On the weekly planner for Tuscan Thursday (aka anything Italian) was my Nugget Chicken Cacciatore. It’s a favorite in our house. Naturally, I had done my shopping with that recipe in mind. But then a light came on . . .
Why not take my recipe and see what I can do with it using my Instant Pot? With a few modifications, it was delicious.
Before we get to the recipe, let me clear up some confusion. I know what you must be thinking – chicken quarters? How can chicken quarters be anything “Nugget”. Let me explain, the name refers to the Grocery Chain, Nugget Market, and not the size of the chicken. I got the original recipe from one of those recipe cards you see floating about in some stores. You know me, I did a little tweaking from the original, and here I am tweaking again.
Since I was pressure cooking the chicken, I used a whole lot less liquid, which resulted in a nice, somewhat thick sauce. I decided to put in more vegetables, and kiss it with some red pepper flakes for just a hint of heat. I love how tender, falling off the bone the Instant Pot cooks up everything. Even now, my mind is swirling with ideas – ribs, Chicken Adobo, stews. The list just goes on and on.
But I’m getting ahead of myself. This was so easy. I am very pleased with my Instant Pot. If you don’t already have one, give it some serious thought. Mine has become a life saver, especially when I forget to start dinner as early as I should. That happens when I’m deeply involved in a project that requires some creative juices flowing. I don’t know about you, but when the mood to “create” strikes me, if I ignore it, it will ignore me. Creativity isn’t something that can be summoned. To be honest, I was in the middle of editing some photos when the timer reminding me to start supper sounded. I really didn’t want to stop, and that when I realized I have an Instant Pot in the kitchen. Sure, it was taking a chance, but life is full of taking chances. I’m so glad I did.
Hope you enjoy this recipe as much as we did.
Instant Pot Nugget Chicken Cacciatore
4 Chicken Quarters
1/4 cup Olive Oil
1 Red Bell Pepper
1 Orange Bell Pepper
1/2 Yellow Onion
1 Yellow Squash
2 large Garlic Cloves, minced
1 cup Red Wine
28 oz Tomato Sauce
15 oz Diced Italian Tomatoes
2 tablespoons Italian Seasoning
1/2 tablespoon Red Pepper Flakes or to taste
1 Bay Leaf
10 Basil Leaves
NOTE: You can sauté the chicken in the Instant Pot rather than a separate skillet. Mine warns of fire and suggests the pot be removed to cool before going on to the pressure-cook stage, so I went ahead and just used a skillet on the stove top. It was just easier.

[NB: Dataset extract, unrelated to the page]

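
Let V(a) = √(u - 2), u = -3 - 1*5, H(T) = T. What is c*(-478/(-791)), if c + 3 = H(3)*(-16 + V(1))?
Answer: -24378/791 + 1434*I*√10/791 ≈ -30.819 + 5.7329*I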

Cut quarters at the joint, separating the leg from the thigh for 8 pieces of chicken. Set aside.
Heat olive oil in a large skillet over medium-high heat. Beginning with the thighs, brown chicken in the skillet for 5 minutes per side. Remove thighs, repeat with legs.
While the chicken is browning, dice the bell peppers and onions. Coin-cut the Zucchini and yellow Squash. Set the vegetables aside. Roughly chop the garlic. Set aside.
Once all the chicken is browned, place in the Instant Pot. Add wine, tomato sauce and diced tomatoes over the chicken in the pot. Season with Italian Seasoning and Red Pepper Flakes.
Place chopped vegetables into the pot. Top with a bay leaf.
Lock the lid into place, set for HIGH Pressure Cook for 15 minutes. While the chicken is cooking, shred the Basil Leaves and set aside. Once the chicken has cooked for the set amount of time, use the quick release to release the pressure in the pot.
Remove and discard the bay leaf. Remove the chicken pieces from the pot into a large serving bowl. Ladle the sauce and vegetables over the chicken. Garnish with shredded basil and serve.
This is delicious served along side a simple Linguine kissed with butter and a nice salad.